Benjamin Hall Health Updates: Is Benjamin Dead Or Alive, Injured In Ukraine Attack Fox News correspondent Benjamin Hall shared his first health update since he and his colleagues were attacked in Ukraine while reporting in March. Hall was hurt in the incident outside of Kyiv on Monday, where The Fox’s vehicle was hit by Incoming fire that also murdered veteran Fox cameraman Pierre Zakrzewski and local journalist Oleksandra “Sasha” Kuvshynova, who was acting as a consultant for the network, according to Fox.
Hall took to Twitter to describe the horrific injuries he sustained during the attack, which also claimed the lives of two of his coworkers, Fox News cameraman Pierre Zakrzewski and fixer Oleksandra “Sasha” Kuvshynova, but said he felt “very lucky to be here”. While reporting from the front lines, a number of other journalists have been injured or killed. Brent Renaud, a filmmaker and journalist, was slain last week while working on a story for Time Studios about the refugee crisis, and his reporting colleague Juan Arredondo was shot but survived.
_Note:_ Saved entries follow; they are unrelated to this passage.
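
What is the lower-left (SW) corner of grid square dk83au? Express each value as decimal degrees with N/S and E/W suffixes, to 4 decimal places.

13.8333° N, 104.0000° W

Field D=3, K=10: +3·20° lon, +10·10° lat → SW at lon -120°, lat 10°.
Square 8, 3: +8·2° lon, +3·1° lat → SW at lon -104°, lat 13°.
Subsquare a=0, u=20: +0·0.0833333° lon, +20·0.0416667° lat → SW at lon -104°, lat 13.8333°.
latitude 13.8333° N, longitude 104.0000° W.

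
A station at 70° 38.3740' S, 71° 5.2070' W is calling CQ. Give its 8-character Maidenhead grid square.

Shift to the Maidenhead origin (180°W, 90°S): lon 108.91322, lat 19.36043.
Field (20°×10°, letters A–R): 108.91322/20 → 5 → F, 19.36043/10 → 1 → B; chars FB.
Square (2°×1°, digits 0–9): 8.91322/2 → 4, 9.36043/1 → 9; chars 49.
Subsquare (5′×2.5′, letters a–x): 0.91322/0.0833333 → 10 → k, 0.36043/0.0416667 → 8 → i; chars ki.
Extended square (30″×15″, digits 0–9): 0.07988/0.00833333 → 9, 0.02710/0.00416667 → 6; chars 96.

FB49ki96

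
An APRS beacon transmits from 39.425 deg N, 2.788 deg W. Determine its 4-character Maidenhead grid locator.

Shift to the Maidenhead origin (180°W, 90°S): lon 177.21, lat 129.43.
Field: lon ⌊177.21/20⌋ = 8 → I; lat ⌊129.43/10⌋ = 12 → M.
Square: lon ⌊17.21/2⌋ = 8; lat ⌊9.43/1⌋ = 9.

IM89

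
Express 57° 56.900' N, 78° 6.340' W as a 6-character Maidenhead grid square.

Add 180° to longitude and 90° to latitude: 101.8943, 147.9483.
Field: 101.8943/20 → 5 → F, 147.9483/10 → 14 → O; chars FO.
Square: 1.8943/2 → 0, 7.9483/1 → 7; chars 07.
Subsquare: 1.8943/0.0833333 → 22 → w, 0.9483/0.0416667 → 22 → w; chars ww.

FO07ww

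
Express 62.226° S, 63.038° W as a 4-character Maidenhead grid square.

Offset from 180°W / 90°S: lon 116.96°, lat 27.77°.
Field (20°×10°, letters A–R): 116.96/20 → 5 → F, 27.77/10 → 2 → C; chars FC.
Square (2°×1°, digits 0–9): 16.96/2 → 8, 7.77/1 → 7; chars 87.

FC87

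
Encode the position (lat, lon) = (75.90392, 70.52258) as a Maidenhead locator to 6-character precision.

Shift to the Maidenhead origin (180°W, 90°S): lon 250.5226, lat 165.9039.
Field: lon ⌊250.5226/20⌋ = 12 → M; lat ⌊165.9039/10⌋ = 16 → Q.
Square: lon ⌊10.5226/2⌋ = 5; lat ⌊5.9039/1⌋ = 5.
Subsquare: lon ⌊0.5226/0.0833333⌋ = 6 → g; lat ⌊0.9039/0.0416667⌋ = 21 → v.

MQ55gv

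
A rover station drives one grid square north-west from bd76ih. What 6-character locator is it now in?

Longitude subsquare i = 8; −1 → 7 = h.
Latitude subsquare h = 7; +1 → 8 = i.

BD76hi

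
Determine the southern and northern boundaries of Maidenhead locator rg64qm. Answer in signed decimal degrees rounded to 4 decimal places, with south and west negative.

-25.5000, -25.4583

Field R=17, G=6: +17·20° lon, +6·10° lat → SW at lon 160°, lat -30°.
Square 6, 4: +6·2° lon, +4·1° lat → SW at lon 172°, lat -26°.
Subsquare q=16, m=12: +16·0.0833333° lon, +12·0.0416667° lat → SW at lon 173.333°, lat -25.5°.
Cell spans 0.0833333° lon × 0.0416667° lat.
south -25.5000, north -25.4583.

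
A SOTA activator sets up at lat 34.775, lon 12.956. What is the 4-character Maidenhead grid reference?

Add 180° to longitude and 90° to latitude: 192.96, 124.78.
Field: lon ⌊192.96/20⌋ = 9 → J; lat ⌊124.78/10⌋ = 12 → M.
Square: lon ⌊12.96/2⌋ = 6; lat ⌊4.78/1⌋ = 4.

JM64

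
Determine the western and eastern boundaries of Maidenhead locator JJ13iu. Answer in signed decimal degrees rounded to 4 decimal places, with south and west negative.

2.6667, 2.7500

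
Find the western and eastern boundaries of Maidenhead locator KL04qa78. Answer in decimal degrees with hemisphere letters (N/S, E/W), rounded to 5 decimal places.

Field K=10, L=11: +10·20° lon, +11·10° lat → SW at lon 20°, lat 20°.
Square 0, 4: +0·2° lon, +4·1° lat → SW at lon 20°, lat 24°.
Subsquare q=16, a=0: +16·0.0833333° lon, +0·0.0416667° lat → SW at lon 21.3333°, lat 24°.
Extended square 7, 8: +7·0.00833333° lon, +8·0.00416667° lat → SW at lon 21.3917°, lat 24.0333°.
Cell spans 0.00833333° lon × 0.00416667° lat.
west 21.39167° E, east 21.40000° E.

21.39167° E, 21.40000° E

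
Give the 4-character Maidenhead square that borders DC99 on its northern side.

Latitude square 9; +1 → 10, wraps to 0, carry into field.
Latitude field C = 2; +1 → 3 = D.
The longitude characters are unchanged.

DD90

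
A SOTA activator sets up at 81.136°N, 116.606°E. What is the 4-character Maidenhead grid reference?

OR81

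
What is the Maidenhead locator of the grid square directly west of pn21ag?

Longitude subsquare a = 0; −1 → -1, wraps to 23 = x, carry into square.
Longitude square 2; −1 → 1.
The latitude characters are unchanged.

PN11xg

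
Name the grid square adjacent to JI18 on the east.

Longitude square 1; +1 → 2.
The latitude characters are unchanged.

JI28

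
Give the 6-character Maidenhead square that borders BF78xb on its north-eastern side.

Longitude subsquare x = 23; +1 → 24, wraps to 0 = a, carry into square.
Longitude square 7; +1 → 8.
Latitude subsquare b = 1; +1 → 2 = c.

BF88ac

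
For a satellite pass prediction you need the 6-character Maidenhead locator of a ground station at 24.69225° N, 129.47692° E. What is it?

PL44rq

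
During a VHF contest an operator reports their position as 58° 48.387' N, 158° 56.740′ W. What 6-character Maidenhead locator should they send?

BO08mt

Add 180° to longitude and 90° to latitude: 21.0543, 148.8064.
Field (20°×10°, letters A–R): 21.0543/20 → 1 → B, 148.8064/10 → 14 → O; chars BO.
Square (2°×1°, digits 0–9): 1.0543/2 → 0, 8.8064/1 → 8; chars 08.
Subsquare (5′×2.5′, letters a–x): 1.0543/0.0833333 → 12 → m, 0.8064/0.0416667 → 19 → t; chars mt.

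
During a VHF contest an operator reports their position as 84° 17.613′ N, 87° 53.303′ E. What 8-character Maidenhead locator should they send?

NR34wh60

Add 180° to longitude and 90° to latitude: 267.88838, 174.29355.
Field: 267.88838/20 → 13 → N, 174.29355/10 → 17 → R; chars NR.
Square: 7.88838/2 → 3, 4.29355/1 → 4; chars 34.
Subsquare: 1.88838/0.0833333 → 22 → w, 0.29355/0.0416667 → 7 → h; chars wh.
Extended square: 0.05505/0.00833333 → 6, 0.00188/0.00416667 → 0; chars 60.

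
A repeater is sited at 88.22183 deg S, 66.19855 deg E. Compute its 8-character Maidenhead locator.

MA31cs36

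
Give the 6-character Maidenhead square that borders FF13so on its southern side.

Latitude subsquare o = 14; −1 → 13 = n.
The longitude characters are unchanged.

FF13sn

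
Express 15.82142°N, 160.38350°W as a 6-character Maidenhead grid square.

Add 180° to longitude and 90° to latitude: 19.6165, 105.8214.
Field (20°×10°, letters A–R): 19.6165/20 → 0 → A, 105.8214/10 → 10 → K; chars AK.
Square (2°×1°, digits 0–9): 19.6165/2 → 9, 5.8214/1 → 5; chars 95.
Subsquare (5′×2.5′, letters a–x): 1.6165/0.0833333 → 19 → t, 0.8214/0.0416667 → 19 → t; chars tt.

AK95tt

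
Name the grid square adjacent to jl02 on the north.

JL03

Latitude square 2; +1 → 3.
The longitude characters are unchanged.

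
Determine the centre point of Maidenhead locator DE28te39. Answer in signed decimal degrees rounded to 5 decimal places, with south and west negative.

-41.79375, -114.38750

Field D=3, E=4: +3·20° lon, +4·10° lat → SW at lon -120°, lat -50°.
Square 2, 8: +2·2° lon, +8·1° lat → SW at lon -116°, lat -42°.
Subsquare t=19, e=4: +19·0.0833333° lon, +4·0.0416667° lat → SW at lon -114.417°, lat -41.8333°.
Extended square 3, 9: +3·0.00833333° lon, +9·0.00416667° lat → SW at lon -114.392°, lat -41.7958°.
Cell spans 0.00833333° lon × 0.00416667° lat. Centre is SW corner plus half of each.
latitude -41.79375, longitude -114.38750.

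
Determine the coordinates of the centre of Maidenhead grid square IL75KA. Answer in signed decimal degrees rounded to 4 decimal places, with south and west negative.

25.0208, -5.1250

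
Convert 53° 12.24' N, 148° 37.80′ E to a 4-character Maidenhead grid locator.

QO43

Offset from 180°W / 90°S: lon 328.63°, lat 143.20°.
Field: 328.63/20 → 16 → Q, 143.20/10 → 14 → O; chars QO.
Square: 8.63/2 → 4, 3.20/1 → 3; chars 43.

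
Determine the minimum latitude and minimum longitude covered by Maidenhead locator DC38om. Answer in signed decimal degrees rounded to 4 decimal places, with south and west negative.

Field D=3, C=2: +3·20° lon, +2·10° lat → SW at lon -120°, lat -70°.
Square 3, 8: +3·2° lon, +8·1° lat → SW at lon -114°, lat -62°.
Subsquare o=14, m=12: +14·0.0833333° lon, +12·0.0416667° lat → SW at lon -112.833°, lat -61.5°.
latitude -61.5000, longitude -112.8333.

-61.5000, -112.8333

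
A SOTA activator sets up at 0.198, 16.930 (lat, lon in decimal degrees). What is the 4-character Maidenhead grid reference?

Offset from 180°W / 90°S: lon 196.93°, lat 90.20°.
Field (20°×10°, letters A–R): 196.93/20 → 9 → J, 90.20/10 → 9 → J; chars JJ.
Square (2°×1°, digits 0–9): 16.93/2 → 8, 0.20/1 → 0; chars 80.

JJ80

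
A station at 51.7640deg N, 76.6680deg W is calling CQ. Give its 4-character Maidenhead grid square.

Shift to the Maidenhead origin (180°W, 90°S): lon 103.33, lat 141.76.
Field: 103.33/20 → 5 → F, 141.76/10 → 14 → O; chars FO.
Square: 3.33/2 → 1, 1.76/1 → 1; chars 11.

FO11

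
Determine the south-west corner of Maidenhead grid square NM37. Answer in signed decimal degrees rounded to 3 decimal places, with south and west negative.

37.000, 86.000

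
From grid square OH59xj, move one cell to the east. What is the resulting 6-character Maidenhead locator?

Longitude subsquare x = 23; +1 → 24, wraps to 0 = a, carry into square.
Longitude square 5; +1 → 6.
The latitude characters are unchanged.

OH69aj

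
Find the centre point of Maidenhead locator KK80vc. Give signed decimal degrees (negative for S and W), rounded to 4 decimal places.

Field K=10, K=10: +10·20° lon, +10·10° lat → SW at lon 20°, lat 10°.
Square 8, 0: +8·2° lon, +0·1° lat → SW at lon 36°, lat 10°.
Subsquare v=21, c=2: +21·0.0833333° lon, +2·0.0416667° lat → SW at lon 37.75°, lat 10.0833°.
Cell spans 0.0833333° lon × 0.0416667° lat. Centre is SW corner plus half of each.
latitude 10.1042, longitude 37.7917.

10.1042, 37.7917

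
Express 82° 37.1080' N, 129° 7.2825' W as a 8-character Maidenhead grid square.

Shift to the Maidenhead origin (180°W, 90°S): lon 50.87862, lat 172.61847.
Field: lon ⌊50.87862/20⌋ = 2 → C; lat ⌊172.61847/10⌋ = 17 → R.
Square: lon ⌊10.87862/2⌋ = 5; lat ⌊2.61847/1⌋ = 2.
Subsquare: lon ⌊0.87862/0.0833333⌋ = 10 → k; lat ⌊0.61847/0.0416667⌋ = 14 → o.
Extended square: lon ⌊0.04529/0.00833333⌋ = 5; lat ⌊0.03513/0.00416667⌋ = 8.

CR52ko58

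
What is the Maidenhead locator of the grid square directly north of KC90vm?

KC90vn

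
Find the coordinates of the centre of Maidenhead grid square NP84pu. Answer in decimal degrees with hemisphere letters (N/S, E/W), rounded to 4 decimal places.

64.8542° N, 97.2917° E

Field N=13, P=15: +13·20° lon, +15·10° lat → SW at lon 80°, lat 60°.
Square 8, 4: +8·2° lon, +4·1° lat → SW at lon 96°, lat 64°.
Subsquare p=15, u=20: +15·0.0833333° lon, +20·0.0416667° lat → SW at lon 97.25°, lat 64.8333°.
Cell spans 0.0833333° lon × 0.0416667° lat. Centre is SW corner plus half of each.
latitude 64.8542° N, longitude 97.2917° E.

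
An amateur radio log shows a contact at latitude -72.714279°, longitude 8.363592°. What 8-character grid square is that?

JB47eg38

Offset from 180°W / 90°S: lon 188.36359°, lat 17.28572°.
Field (20°×10°, letters A–R): 188.36359/20 → 9 → J, 17.28572/10 → 1 → B; chars JB.
Square (2°×1°, digits 0–9): 8.36359/2 → 4, 7.28572/1 → 7; chars 47.
Subsquare (5′×2.5′, letters a–x): 0.36359/0.0833333 → 4 → e, 0.28572/0.0416667 → 6 → g; chars eg.
Extended square (30″×15″, digits 0–9): 0.03026/0.00833333 → 3, 0.03572/0.00416667 → 8; chars 38.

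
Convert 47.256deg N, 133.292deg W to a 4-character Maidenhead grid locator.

Offset from 180°W / 90°S: lon 46.71°, lat 137.26°.
Field (20°×10°, letters A–R): 46.71/20 → 2 → C, 137.26/10 → 13 → N; chars CN.
Square (2°×1°, digits 0–9): 6.71/2 → 3, 7.26/1 → 7; chars 37.

CN37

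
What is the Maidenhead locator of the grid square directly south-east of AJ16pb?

Longitude subsquare p = 15; +1 → 16 = q.
Latitude subsquare b = 1; −1 → 0 = a.

AJ16qa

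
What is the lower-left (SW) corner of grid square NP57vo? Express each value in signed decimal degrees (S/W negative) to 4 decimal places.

Field N=13, P=15: +13·20° lon, +15·10° lat → SW at lon 80°, lat 60°.
Square 5, 7: +5·2° lon, +7·1° lat → SW at lon 90°, lat 67°.
Subsquare v=21, o=14: +21·0.0833333° lon, +14·0.0416667° lat → SW at lon 91.75°, lat 67.5833°.
latitude 67.5833, longitude 91.7500.

67.5833, 91.7500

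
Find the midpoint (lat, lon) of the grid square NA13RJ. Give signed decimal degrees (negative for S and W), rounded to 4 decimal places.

-86.6042, 83.4583

Field N=13, A=0: +13·20° lon, +0·10° lat → SW at lon 80°, lat -90°.
Square 1, 3: +1·2° lon, +3·1° lat → SW at lon 82°, lat -87°.
Subsquare r=17, j=9: +17·0.0833333° lon, +9·0.0416667° lat → SW at lon 83.4167°, lat -86.625°.
Cell spans 0.0833333° lon × 0.0416667° lat. Centre is SW corner plus half of each.
latitude -86.6042, longitude 83.4583.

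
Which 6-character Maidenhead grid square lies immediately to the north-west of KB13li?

KB13kj

Longitude subsquare l = 11; −1 → 10 = k.
Latitude subsquare i = 8; +1 → 9 = j.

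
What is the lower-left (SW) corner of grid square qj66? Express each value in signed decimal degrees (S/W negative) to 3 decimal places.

Field Q=16, J=9: +16·20° lon, +9·10° lat → SW at lon 140°, lat 0°.
Square 6, 6: +6·2° lon, +6·1° lat → SW at lon 152°, lat 6°.
latitude 6.000, longitude 152.000.

6.000, 152.000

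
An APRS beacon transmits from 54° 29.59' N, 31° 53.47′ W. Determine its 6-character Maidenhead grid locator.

HO44bl

Shift to the Maidenhead origin (180°W, 90°S): lon 148.1088, lat 144.4932.
Field: 148.1088/20 → 7 → H, 144.4932/10 → 14 → O; chars HO.
Square: 8.1088/2 → 4, 4.4932/1 → 4; chars 44.
Subsquare: 0.1088/0.0833333 → 1 → b, 0.4932/0.0416667 → 11 → l; chars bl.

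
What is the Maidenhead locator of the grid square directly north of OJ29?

OK20

Latitude square 9; +1 → 10, wraps to 0, carry into field.
Latitude field J = 9; +1 → 10 = K.
The longitude characters are unchanged.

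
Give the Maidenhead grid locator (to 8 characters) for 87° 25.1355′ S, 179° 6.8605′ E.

RA92nn39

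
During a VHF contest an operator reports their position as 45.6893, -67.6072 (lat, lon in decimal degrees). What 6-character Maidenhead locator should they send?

FN65eq

Add 180° to longitude and 90° to latitude: 112.3928, 135.6893.
Field: lon ⌊112.3928/20⌋ = 5 → F; lat ⌊135.6893/10⌋ = 13 → N.
Square: lon ⌊12.3928/2⌋ = 6; lat ⌊5.6893/1⌋ = 5.
Subsquare: lon ⌊0.3928/0.0833333⌋ = 4 → e; lat ⌊0.6893/0.0416667⌋ = 16 → q.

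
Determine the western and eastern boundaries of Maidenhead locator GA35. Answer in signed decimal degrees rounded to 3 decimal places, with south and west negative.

-54.000, -52.000

Field G=6, A=0: +6·20° lon, +0·10° lat → SW at lon -60°, lat -90°.
Square 3, 5: +3·2° lon, +5·1° lat → SW at lon -54°, lat -85°.
Cell spans 2° lon × 1° lat.
west -54.000, east -52.000.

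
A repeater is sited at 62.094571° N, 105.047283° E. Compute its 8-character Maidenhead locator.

OP22mc52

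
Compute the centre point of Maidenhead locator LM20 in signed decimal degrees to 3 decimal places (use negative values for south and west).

30.500, 45.000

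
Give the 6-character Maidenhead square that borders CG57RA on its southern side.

Latitude subsquare a = 0; −1 → -1, wraps to 23 = x, carry into square.
Latitude square 7; −1 → 6.
The longitude characters are unchanged.

CG56rx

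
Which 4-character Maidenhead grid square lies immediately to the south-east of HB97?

Longitude square 9; +1 → 10, wraps to 0, carry into field.
Longitude field H = 7; +1 → 8 = I.
Latitude square 7; −1 → 6.

IB06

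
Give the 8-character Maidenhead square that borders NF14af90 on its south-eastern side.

NF14be09

Longitude extended square 9; +1 → 10, wraps to 0, carry into subsquare.
Longitude subsquare a = 0; +1 → 1 = b.
Latitude extended square 0; −1 → -1, wraps to 9, carry into subsquare.
Latitude subsquare f = 5; −1 → 4 = e.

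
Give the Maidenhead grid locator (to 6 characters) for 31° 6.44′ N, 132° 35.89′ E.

PM61hc

Add 180° to longitude and 90° to latitude: 312.5982, 121.1073.
Field: 312.5982/20 → 15 → P, 121.1073/10 → 12 → M; chars PM.
Square: 12.5982/2 → 6, 1.1073/1 → 1; chars 61.
Subsquare: 0.5982/0.0833333 → 7 → h, 0.1073/0.0416667 → 2 → c; chars hc.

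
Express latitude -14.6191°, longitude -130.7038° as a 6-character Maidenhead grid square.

CH45pj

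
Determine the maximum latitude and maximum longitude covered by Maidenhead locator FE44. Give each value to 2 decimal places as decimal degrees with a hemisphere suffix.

45.00° S, 70.00° W

Field F=5, E=4: +5·20° lon, +4·10° lat → SW at lon -80°, lat -50°.
Square 4, 4: +4·2° lon, +4·1° lat → SW at lon -72°, lat -46°.
Cell spans 2° lon × 1° lat. NE corner is SW corner plus one full cell.
latitude 45.00° S, longitude 70.00° W.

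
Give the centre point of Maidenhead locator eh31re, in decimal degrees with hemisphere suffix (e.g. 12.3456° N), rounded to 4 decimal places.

Field E=4, H=7: +4·20° lon, +7·10° lat → SW at lon -100°, lat -20°.
Square 3, 1: +3·2° lon, +1·1° lat → SW at lon -94°, lat -19°.
Subsquare r=17, e=4: +17·0.0833333° lon, +4·0.0416667° lat → SW at lon -92.5833°, lat -18.8333°.
Cell spans 0.0833333° lon × 0.0416667° lat. Centre is SW corner plus half of each.
latitude 18.8125° S, longitude 92.5417° W.

18.8125° S, 92.5417° W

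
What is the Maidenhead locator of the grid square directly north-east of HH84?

HH95

Longitude square 8; +1 → 9.
Latitude square 4; +1 → 5.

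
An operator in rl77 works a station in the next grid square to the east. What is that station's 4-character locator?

RL87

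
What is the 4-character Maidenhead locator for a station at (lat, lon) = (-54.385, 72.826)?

MD65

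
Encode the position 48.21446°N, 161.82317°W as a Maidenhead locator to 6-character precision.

AN98cf

Add 180° to longitude and 90° to latitude: 18.1768, 138.2145.
Field: lon ⌊18.1768/20⌋ = 0 → A; lat ⌊138.2145/10⌋ = 13 → N.
Square: lon ⌊18.1768/2⌋ = 9; lat ⌊8.2145/1⌋ = 8.
Subsquare: lon ⌊0.1768/0.0833333⌋ = 2 → c; lat ⌊0.2145/0.0416667⌋ = 5 → f.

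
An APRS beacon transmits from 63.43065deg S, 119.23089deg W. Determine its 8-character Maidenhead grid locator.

Add 180° to longitude and 90° to latitude: 60.76911, 26.56935.
Field: 60.76911/20 → 3 → D, 26.56935/10 → 2 → C; chars DC.
Square: 0.76911/2 → 0, 6.56935/1 → 6; chars 06.
Subsquare: 0.76911/0.0833333 → 9 → j, 0.56935/0.0416667 → 13 → n; chars jn.
Extended square: 0.01911/0.00833333 → 2, 0.02768/0.00416667 → 6; chars 26.

DC06jn26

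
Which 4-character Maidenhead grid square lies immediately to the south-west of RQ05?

Longitude square 0; −1 → -1, wraps to 9, carry into field.
Longitude field R = 17; −1 → 16 = Q.
Latitude square 5; −1 → 4.

QQ94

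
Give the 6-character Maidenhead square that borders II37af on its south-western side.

II27xe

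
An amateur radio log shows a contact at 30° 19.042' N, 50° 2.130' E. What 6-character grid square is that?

Offset from 180°W / 90°S: lon 230.0355°, lat 120.3174°.
Field: 230.0355/20 → 11 → L, 120.3174/10 → 12 → M; chars LM.
Square: 10.0355/2 → 5, 0.3174/1 → 0; chars 50.
Subsquare: 0.0355/0.0833333 → 0 → a, 0.3174/0.0416667 → 7 → h; chars ah.

LM50ah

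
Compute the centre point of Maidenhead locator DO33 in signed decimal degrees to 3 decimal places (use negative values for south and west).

Field D=3, O=14: +3·20° lon, +14·10° lat → SW at lon -120°, lat 50°.
Square 3, 3: +3·2° lon, +3·1° lat → SW at lon -114°, lat 53°.
Cell spans 2° lon × 1° lat. Centre is SW corner plus half of each.
latitude 53.500, longitude -113.000.

53.500, -113.000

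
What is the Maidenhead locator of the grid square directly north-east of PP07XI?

PP17aj

Longitude subsquare x = 23; +1 → 24, wraps to 0 = a, carry into square.
Longitude square 0; +1 → 1.
Latitude subsquare i = 8; +1 → 9 = j.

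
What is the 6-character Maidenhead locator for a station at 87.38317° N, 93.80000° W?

Offset from 180°W / 90°S: lon 86.2000°, lat 177.3832°.
Field: lon ⌊86.2000/20⌋ = 4 → E; lat ⌊177.3832/10⌋ = 17 → R.
Square: lon ⌊6.2000/2⌋ = 3; lat ⌊7.3832/1⌋ = 7.
Subsquare: lon ⌊0.2000/0.0833333⌋ = 2 → c; lat ⌊0.3832/0.0416667⌋ = 9 → j.

ER37cj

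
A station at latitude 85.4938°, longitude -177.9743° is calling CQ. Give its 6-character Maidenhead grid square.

Shift to the Maidenhead origin (180°W, 90°S): lon 2.0257, lat 175.4938.
Field: lon ⌊2.0257/20⌋ = 0 → A; lat ⌊175.4938/10⌋ = 17 → R.
Square: lon ⌊2.0257/2⌋ = 1; lat ⌊5.4938/1⌋ = 5.
Subsquare: lon ⌊0.0257/0.0833333⌋ = 0 → a; lat ⌊0.4938/0.0416667⌋ = 11 → l.

AR15al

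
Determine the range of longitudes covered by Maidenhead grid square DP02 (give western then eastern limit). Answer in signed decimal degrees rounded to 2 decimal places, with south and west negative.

Field D=3, P=15: +3·20° lon, +15·10° lat → SW at lon -120°, lat 60°.
Square 0, 2: +0·2° lon, +2·1° lat → SW at lon -120°, lat 62°.
Cell spans 2° lon × 1° lat.
west -120.00, east -118.00.

-120.00, -118.00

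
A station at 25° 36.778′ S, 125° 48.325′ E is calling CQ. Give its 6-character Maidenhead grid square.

PG24vj

Shift to the Maidenhead origin (180°W, 90°S): lon 305.8054, lat 64.3870.
Field: 305.8054/20 → 15 → P, 64.3870/10 → 6 → G; chars PG.
Square: 5.8054/2 → 2, 4.3870/1 → 4; chars 24.
Subsquare: 1.8054/0.0833333 → 21 → v, 0.3870/0.0416667 → 9 → j; chars vj.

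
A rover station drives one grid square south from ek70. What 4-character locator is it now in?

EJ79

Latitude square 0; −1 → -1, wraps to 9, carry into field.
Latitude field K = 10; −1 → 9 = J.
The longitude characters are unchanged.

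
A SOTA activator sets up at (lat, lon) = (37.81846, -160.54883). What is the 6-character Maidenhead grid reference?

Add 180° to longitude and 90° to latitude: 19.4512, 127.8185.
Field: lon ⌊19.4512/20⌋ = 0 → A; lat ⌊127.8185/10⌋ = 12 → M.
Square: lon ⌊19.4512/2⌋ = 9; lat ⌊7.8185/1⌋ = 7.
Subsquare: lon ⌊1.4512/0.0833333⌋ = 17 → r; lat ⌊0.8185/0.0416667⌋ = 19 → t.

AM97rt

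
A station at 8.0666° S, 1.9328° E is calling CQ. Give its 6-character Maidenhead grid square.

JI01xw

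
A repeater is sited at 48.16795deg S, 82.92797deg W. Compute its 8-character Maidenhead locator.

EE81mt89

Add 180° to longitude and 90° to latitude: 97.07203, 41.83205.
Field: lon ⌊97.07203/20⌋ = 4 → E; lat ⌊41.83205/10⌋ = 4 → E.
Square: lon ⌊17.07203/2⌋ = 8; lat ⌊1.83205/1⌋ = 1.
Subsquare: lon ⌊1.07203/0.0833333⌋ = 12 → m; lat ⌊0.83205/0.0416667⌋ = 19 → t.
Extended square: lon ⌊0.07203/0.00833333⌋ = 8; lat ⌊0.04038/0.00416667⌋ = 9.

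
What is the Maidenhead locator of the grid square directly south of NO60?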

Benjamin Hall Health Updates
According to his Fox News bio, Hall, 39, is an experienced war correspondent who has covered battles from the front lines in Libya, Syria, Iraq, Somalia, Egypt, Haiti, and Iran. Hall tweeted, “To sum it up, I’ve lost half a leg on one side and a foot on the other. One hand is being put together, one eye is no longer working, and my hearing is pretty blown… but all in all, I feel pretty damn lucky to be here – and it is the people who got me here who are amazing!” According to a network executive, Hall is being treated by doctors at Brooke Army Medical Center in Texas as he recovers from various procedures. Follow For More Update Yemfoundation.org
A surgeon who assisted in the evacuation of Fox correspondent Benjamin Hall after he was gravely injured in Ukraine while covering the Russian invasion explained the process of stabilizing the reporter and getting him safely out of the country. Save Our Allies, a group that provides relief and assistance to Americans and allies in harm’s way behind enemy lines during war contacted trauma physician and Navy veteran Richard Jadick and urged him to assist in the evacuation of Hall.